5.3 Public Education and Awareness Campaigns:
These initiatives aim to inform communities about the proper use of antibiotics, emphasizing that antibiotics are ineffective against viral infections such as influenza, the common cold, or COVID-19 (WHO, 2015). Education also stresses the importance of completing prescribed courses to prevent survival of partially resistant bacteria (Nutbeam, 2000). Targeted campaigns, including mass media messages, community workshops, and pharmacist-led counseling, have been shown to improve patient behavior and adherence to treatment guidelines (Morgan et al., 2011). Additionally, raising awareness about vaccination as a preventive measure reduces the incidence of bacterial infections, indirectly lowering the demand for antibiotics. In countries where antibiotics are available over-the-counter, public campaigns can discourage self-medication, ensuring that antibiotics are used only when prescribed by healthcare professionals (Ventola, 2015).

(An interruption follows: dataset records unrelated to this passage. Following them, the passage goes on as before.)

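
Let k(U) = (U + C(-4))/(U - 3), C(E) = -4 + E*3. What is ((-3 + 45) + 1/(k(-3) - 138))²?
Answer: 1154096784/654481 ≈ 1763.4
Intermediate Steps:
C(E) = -4 + 3*E
k(U) = (-16 + U)/(-3 + U) (k(U) = (U + (-4 + 3*(-4)))/(U - 3) = (U + (-4 - 12))/(-3 + U) = (U - 16)/(-3 + U) = (-16 + U)/(-3 + U))
((-3 + 45) + 1/(k(-3) - 138))² = ((-3 + 45) + 1/((-16 - 3)/(-3 - 3) - 138))² = (42 + 1/(-19/(-6) - 138))² = (42 + 1/(-⅙*(-19) - 138))² = (42 + 1/(19/6 - 138))² = (42 + 1/(-809/6))² = (42 - 6/809)² = (33972/809)² = 1154096784/654481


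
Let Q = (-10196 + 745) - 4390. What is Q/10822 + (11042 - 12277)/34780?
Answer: -49475515/37638916 ≈ -1.3145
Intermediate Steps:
Q = -13841 (Q = -9451 - 4390 = -13841)
Q/10822 + (11042 - 12277)/34780 = -13841/10822 + (11042 - 12277)/34780 = -13841*1/10822 - 1235*1/34780 = -13841/10822 - 247/6956 = -49475515/37638916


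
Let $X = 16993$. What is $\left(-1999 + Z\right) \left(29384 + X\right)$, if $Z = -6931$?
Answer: $-414146610$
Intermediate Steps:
$\left(-1999 + Z\right) \left(29384 + X\right) = \left(-1999 - 6931\right) \left(29384 + 16993\right) = \left(-8930\right) 46377 = -414146610$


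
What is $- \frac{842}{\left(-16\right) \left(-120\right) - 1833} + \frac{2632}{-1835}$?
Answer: $- \frac{1774054}{159645} \approx -11.112$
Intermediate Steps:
$- \frac{842}{\left(-16\right) \left(-120\right) - 1833} + \frac{2632}{-1835} = - \frac{842}{1920 - 1833} + 2632 \left(- \frac{1}{1835}\right) = - \frac{842}{87} - \frac{2632}{1835} = - \frac{1774054}{159645}$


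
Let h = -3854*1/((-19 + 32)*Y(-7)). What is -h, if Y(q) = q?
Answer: -3854/91 ≈ -42.352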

5.4 Infection Prevention and Control (IPC) Measures:
Infection Prevention and Control (IPC) measures are essential to limit the spread of antibiotic-resistant bacteria in healthcare and community settings. Effective IPC strategies include proper hand hygiene, use of personal protective equipment (PPE), sterilization of medical equipment, and isolation of patients infected with multidrug-resistant organisms. Environmental sanitation, including regular cleaning of hospital surfaces and monitoring of high-risk areas, further reduces the risk of transmission. In intensive care units (ICUs), where invasive procedures are common, strict adherence to IPC protocols is critical to prevent outbreaks (Allegranzi & Pittet, 2009).